If you’re reading this and have no idea what I’m talking about, consider yourself lucky. I was once like you, on the path to becoming a kindergarten teacher and pursuing a career everyone thought I was destined for. Would I have made a good teacher? Yes, probably. But after a while it wasn’t my passion, once I realized my favorite parts of it were writing lesson plans and designing curricula. My dream since I was young was to be an author and to publish a wide variety of books for people of all ages. When I made the switch in my major after my freshman year, it was scary for me, as well as for everyone else in my life. They were worried I wouldn’t find a sufficient job with my creative writing degree, but what everyone forgets is that I don’t need something sufficient right off the bat, just fulfilling — everything else could come later.
I am fortunate enough to have a strong support system of people who may not be as confident in my career path as I am but still believe in my writing abilities enough to not constantly be questioning me. My mom will still cite the example of a story I wrote in middle school about a family of chalk pieces (yes, you heard me correctly). I vaguely remember it. I think the white chalk and colored chalk were two different groups, and your body got smaller the older you were in this “chalk society.” (Because chalk becomes smaller as it’s used — get it? Pretty clever, I think, and maybe one day I’ll write a children’s book around the concept.) My family and friends for the most part are always willing to read my writing. Even my meemee has my aunt read her every one of my articles I publish in The Griffin.

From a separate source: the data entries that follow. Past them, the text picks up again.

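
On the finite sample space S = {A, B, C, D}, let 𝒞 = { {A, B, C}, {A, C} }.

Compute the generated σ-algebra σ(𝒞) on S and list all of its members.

Begin from { {}, {A, C}, {A, B, C}, S } (that is, 𝒞 plus ∅ and S).
Round 1 (2 new):
  {D}  = complement {A, B, C}
  {B, D}  = complement {A, C}
  (now 6)
Round 2 (1 new):
  {A, C, D}  = {A, C} ∪ {D}
  (now 7)
Round 3: +1 →
  {B}  = complement {A, C, D}
  (now 8)
Round 4: closed — nothing new.

σ(𝒞) = { {}, {B}, {D}, {A, C}, {B, D}, {A, B, C}, {A, C, D}, S }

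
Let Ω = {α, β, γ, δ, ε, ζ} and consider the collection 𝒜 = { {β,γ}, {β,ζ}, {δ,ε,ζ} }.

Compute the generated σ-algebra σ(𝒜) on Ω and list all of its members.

Start: 𝒜 ∪ {∅, Ω} = { ∅, {β,γ}, {β,ζ}, {δ,ε,ζ}, Ω }.
Pass 1. New:
  {α,β,γ}  = {δ,ε,ζ}ᶜ
  {β,γ,ζ}  = {β,γ} ∪ {β,ζ}
  {α,γ,δ,ε}  = {β,ζ}ᶜ
  {α,δ,ε,ζ}  = {β,γ}ᶜ
  {β,δ,ε,ζ}  = {β,ζ} ∪ {δ,ε,ζ}
  {β,γ,δ,ε,ζ}  = {β,γ} ∪ {δ,ε,ζ}
  — 11 sets.
Pass 2: 7 new —
  {α}  = {β,γ,δ,ε,ζ}ᶜ
  {α,γ}  = {β,δ,ε,ζ}ᶜ
  {α,δ,ε}  = {β,γ,ζ}ᶜ
  {α,β,γ,ζ}  = {α,β,γ} ∪ {β,γ,ζ}
  {α,β,γ,δ,ε}  = {α,β,γ} ∪ {α,γ,δ,ε}
  {α,β,δ,ε,ζ}  = {α,δ,ε,ζ} ∪ {β,ζ}
  {α,γ,δ,ε,ζ}  = {α,δ,ε,ζ} ∪ {α,γ,δ,ε}
  — 18 sets.
Pass 3: +5 →
  {β}  = {α,γ,δ,ε,ζ}ᶜ
  {γ}  = {α,β,δ,ε,ζ}ᶜ
  {ζ}  = {α,β,γ,δ,ε}ᶜ
  {δ,ε}  = {α,β,γ,ζ}ᶜ
  {α,β,ζ}  = {β,ζ} ∪ {α}
  — 23 sets.
Pass 4: +9 →
  {α,β}  = {β} ∪ {α}
  {α,ζ}  = {ζ} ∪ {α}
  {γ,ζ}  = {ζ} ∪ {γ}
  {α,γ,ζ}  = {ζ} ∪ {α,γ}
  {β,δ,ε}  = {β} ∪ {δ,ε}
  {γ,δ,ε}  = {α,β,ζ}ᶜ
  {α,β,δ,ε}  = {α,δ,ε} ∪ {β}
  {β,γ,δ,ε}  = {δ,ε} ∪ {β,γ}
  {γ,δ,ε,ζ}  = {γ} ∪ {δ,ε,ζ}
  — 32 sets.
Pass 5: closed — nothing new.

|σ(𝒜)| = 32.  σ(𝒜) = { ∅, {α}, {β}, {γ}, {ζ}, {α,β}, {α,γ}, {α,ζ}, {β,γ}, {β,ζ}, {γ,ζ}, {δ,ε}, {α,β,γ}, {α,β,ζ}, {α,γ,ζ}, {α,δ,ε}, {β,γ,ζ}, {β,δ,ε}, {γ,δ,ε}, {δ,ε,ζ}, {α,β,γ,ζ}, {α,β,δ,ε}, {α,γ,δ,ε}, {α,δ,ε,ζ}, {β,γ,δ,ε}, {β,δ,ε,ζ}, {γ,δ,ε,ζ}, {α,β,γ,δ,ε}, {α,β,δ,ε,ζ}, {α,γ,δ,ε,ζ}, {β,γ,δ,ε,ζ}, Ω }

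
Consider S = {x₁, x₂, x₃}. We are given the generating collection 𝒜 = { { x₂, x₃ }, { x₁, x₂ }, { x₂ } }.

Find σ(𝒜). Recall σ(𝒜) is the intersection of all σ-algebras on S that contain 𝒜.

σ(𝒜) (8 sets): { ∅, { x₁ }, { x₂ }, { x₃ }, { x₁, x₂ }, { x₁, x₃ }, { x₂, x₃ }, S }

Check:
Seed the family with 𝒜 together with ∅ and S: { ∅, { x₂ }, { x₁, x₂ }, { x₂, x₃ }, S }.
Round 1: +3 →
  { x₁ }  = S∖{ x₂, x₃ }
  { x₃ }  = S∖{ x₁, x₂ }
  { x₁, x₃ }  = S∖{ x₂ }
  — 8 sets.
Round 2: no new sets; the family is a σ-algebra.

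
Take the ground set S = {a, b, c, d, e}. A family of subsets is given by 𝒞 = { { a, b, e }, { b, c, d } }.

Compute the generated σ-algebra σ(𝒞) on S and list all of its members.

σ(𝒞) = { ∅, { b }, { a, e }, { c, d }, { a, b, e }, { b, c, d }, { a, c, d, e }, S }

Derivation:
Take S₀ = 𝒞 ∪ {∅, S} = { ∅, { a, b, e }, { b, c, d }, S }.
Pass 1. New:
  { a, e }  = complement { b, c, d }
  { c, d }  = complement { a, b, e }
  [6 total]
Pass 2 adds 1:
  { a, c, d, e }  = { c, d } ∪ { a, e }
  [7 total]
Pass 3: +1 →
  { b }  = complement { a, c, d, e }
  [8 total]
Pass 4 adds nothing — fixpoint reached.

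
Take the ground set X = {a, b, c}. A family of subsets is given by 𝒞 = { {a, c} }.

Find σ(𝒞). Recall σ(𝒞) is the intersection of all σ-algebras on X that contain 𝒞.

|σ(𝒞)| = 4.  σ(𝒞) = { ∅, {b}, {a, c}, X }

Derivation:
Initial family (3 sets): { ∅, {a, c}, X }.
Step 1: +1 →
  {b}  = ᶜ of {a, c}
  |family| = 4
After Step 2 the family is unchanged; done.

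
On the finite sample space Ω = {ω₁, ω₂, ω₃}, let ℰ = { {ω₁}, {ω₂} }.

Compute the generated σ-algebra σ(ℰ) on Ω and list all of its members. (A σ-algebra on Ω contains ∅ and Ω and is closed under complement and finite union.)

Begin from { ∅, {ω₁}, {ω₂}, Ω } (that is, ℰ plus ∅ and Ω).
Pass 1: 3 new —
  {ω₁, ω₂}  = {ω₁} ∪ {ω₂}
  {ω₁, ω₃}  = complement {ω₂}
  {ω₂, ω₃}  = complement {ω₁}
Pass 2 adds 1:
  {ω₃}  = complement {ω₁, ω₂}
Pass 3: already closed under ᶜ and ∪.

σ(ℰ) = { ∅, {ω₁}, {ω₂}, {ω₃}, {ω₁, ω₂}, {ω₁, ω₃}, {ω₂, ω₃}, Ω }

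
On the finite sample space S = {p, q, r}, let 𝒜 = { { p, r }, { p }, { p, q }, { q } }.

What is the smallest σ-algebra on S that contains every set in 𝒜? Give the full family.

Start: 𝒜 ∪ {∅, S} = { ∅, { p }, { q }, { p, q }, { p, r }, S }.
Iteration 1 adds 2:
  { r }  = ᶜ of { p, q }
  { q, r }  = ᶜ of { p }
  |family| = 8
Iteration 2: already closed under ᶜ and ∪.

Therefore σ(𝒜) = { ∅, { p }, { q }, { r }, { p, q }, { p, r }, { q, r }, S } (|σ(𝒜)| = 8).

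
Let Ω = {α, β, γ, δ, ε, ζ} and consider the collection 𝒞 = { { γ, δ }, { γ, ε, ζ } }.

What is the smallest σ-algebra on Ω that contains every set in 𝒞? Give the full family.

Begin from { {  }, { γ, δ }, { γ, ε, ζ }, Ω } (that is, 𝒞 plus ∅ and Ω).
Pass 1: 3 new —
  { α, β, δ }  = ᶜ of { γ, ε, ζ }
  { α, β, ε, ζ }  = ᶜ of { γ, δ }
  { γ, δ, ε, ζ }  = { γ, δ } ∪ { γ, ε, ζ }
  — 7 sets.
Pass 2 adds 4:
  { α, β }  = ᶜ of { γ, δ, ε, ζ }
  { α, β, γ, δ }  = { γ, δ } ∪ { α, β, δ }
  { α, β, γ, ε, ζ }  = { γ, ε, ζ } ∪ { α, β, ε, ζ }
  { α, β, δ, ε, ζ }  = { α, β, δ } ∪ { α, β, ε, ζ }
  — 11 sets.
Pass 3 (3 new):
  { γ }  = ᶜ of { α, β, δ, ε, ζ }
  { δ }  = ᶜ of { α, β, γ, ε, ζ }
  { ε, ζ }  = ᶜ of { α, β, γ, δ }
  — 14 sets.
Pass 4: 2 new —
  { α, β, γ }  = { γ } ∪ { α, β }
  { δ, ε, ζ }  = { ε, ζ } ∪ { δ }
  — 16 sets.
Pass 5: already closed under ᶜ and ∪.

σ(𝒞) = { {  }, { γ }, { δ }, { α, β }, { γ, δ }, { ε, ζ }, { α, β, γ }, { α, β, δ }, { γ, ε, ζ }, { δ, ε, ζ }, { α, β, γ, δ }, { α, β, ε, ζ }, { γ, δ, ε, ζ }, { α, β, γ, ε, ζ }, { α, β, δ, ε, ζ }, Ω }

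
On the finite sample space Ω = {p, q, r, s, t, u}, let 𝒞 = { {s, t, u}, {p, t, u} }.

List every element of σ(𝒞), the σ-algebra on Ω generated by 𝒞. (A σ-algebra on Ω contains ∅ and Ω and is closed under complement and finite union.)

|σ(𝒞)| = 16.  σ(𝒞) = { ∅, {p}, {s}, {p, s}, {q, r}, {t, u}, {p, q, r}, {p, t, u}, {q, r, s}, {s, t, u}, {p, q, r, s}, {p, s, t, u}, {q, r, t, u}, {p, q, r, t, u}, {q, r, s, t, u}, Ω }

Derivation:
Take S₀ = 𝒞 ∪ {∅, Ω} = { ∅, {p, t, u}, {s, t, u}, Ω }.
Step 1 (3 new):
  {p, q, r}  = Ω∖{s, t, u}
  {q, r, s}  = Ω∖{p, t, u}
  {p, s, t, u}  = {p, t, u} ∪ {s, t, u}
  [7 total]
Step 2. New:
  {q, r}  = Ω∖{p, s, t, u}
  {p, q, r, s}  = {q, r, s} ∪ {p, q, r}
  {p, q, r, t, u}  = {p, q, r} ∪ {p, t, u}
  {q, r, s, t, u}  = {q, r, s} ∪ {s, t, u}
  [11 total]
Step 3 (3 new):
  {p}  = Ω∖{q, r, s, t, u}
  {s}  = Ω∖{p, q, r, t, u}
  {t, u}  = Ω∖{p, q, r, s}
  [14 total]
Step 4: +2 →
  {p, s}  = {p} ∪ {s}
  {q, r, t, u}  = {q, r} ∪ {t, u}
  [16 total]
Step 5: stable.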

You never know how much that support truly means until someone you love doesn’t give it to you.
The few times that has happened with various loved ones, it’s been really difficult for me. I don’t think it stems from my brain telling me incessantly that I need to be liked or I am not worthy of anything — I’ve never expected everyone to like my writing. Instead, their lack of approval hits me right in the heart because this is my future now. Writing is my livelihood, whether I’m writing a novel or publishing articles for a newspaper. They don’t have to like what I’m writing: they just need to respect the fact that I’m doing it.
I don’t know, maybe in their head they’re trying to subconsciously sway me away from the decision altogether? Well, they’re two years and a few thousand dollars too late. I’ve never been more confident in a choice I’ve made as I was in my choice one to change my major, thus altering the path my life was on. At this point, I don’t care if the entire world screams at me to retire my pen and paper: I’m meant to be a writer, and I’ll be damned if I do anything else.
So my advice to all of you out there surrounded by people — or even just one person — who tell you that your dreams aren’t practical or worth it is this: screw them. If we listened to every negative comment we got, how would we ever live our lives? Oh no, Jan from the office says blue isn’t my color. Guess it’s time to throw out every piece of blue clothing I own. No. Instead, I’ll walk into work the next day covered in blue from head to toe.
Ask yourself, are you happy with the plan you have for yourself? If so, don’t let anyone tell you that you should feel otherwise. It’s not their life to control. So for all of the people out there who don’t believe I’ll make it as a writer, just remember that Jeff Goins once said, “Write something that’s worth fighting over. Because that’s how you change things. That’s how you create art.”